Video: Foam When Cooking

Video: Foam When Cooking
Video: How To Make Culinary Foam 2024, September
Foam When Cooking
Foam When Cooking
Anonim

The foam that forms when cooking some vegetables and meat does not look good and most housewives try to remove it when preparing a special dinner.

In Japanese cuisine, for example, peeling off the foam from cooking meat in a cooking pot is extremely important to create a nice and pure broth dish. This is extra work, but it is key to the "refined" taste and good performance of the prepared menu.

When the soup or broth has begun to boil, the proteins contained in the products used harden and form a foam that rises to the surface.

It is usually whitish brownish in color and slightly heavier in consistency than the rest of the liquid. It should be removed as soon as possible before it boils completely so that it does not spread and mix into the broth.
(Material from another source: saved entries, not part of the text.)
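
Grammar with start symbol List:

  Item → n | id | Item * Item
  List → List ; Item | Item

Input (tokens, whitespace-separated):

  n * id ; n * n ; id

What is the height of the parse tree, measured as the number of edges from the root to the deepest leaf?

[List [List [List [Item [Item n] * [Item id]]] ; [Item [Item n] * [Item n]]] ; [Item id]]

5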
Here's how to do it: You need to prepare a fine stainless steel strainer and a container filled with water in which to immerse it. When the soup starts to boil, stand over the stove.

Foam when cooking
Foam when cooking

As soon as you notice the rising sediment to the surface, take the prepared strainer and hold it in one hand, and with the other hand the bowl of water.

Start scooping the foam from the broth with the help of a strainer and after the clear liquid has drained and only the foam remains in it, immerse it in the bowl of water to wash it. Then continue to scrape the sludge in the same way.

When you remove most of the foam, let the dish simmer on a slower heat, because cooking at a higher temperature will cause the formation of a new precipitate and its subsequent dissolution, which will make the broth darker.

It does not need to be completely clear and with completely oily foam removed - it is enough to have a more pleasant look. In the same way, foam can be removed when cooking some legumes such as beans, lentils, chickpeas.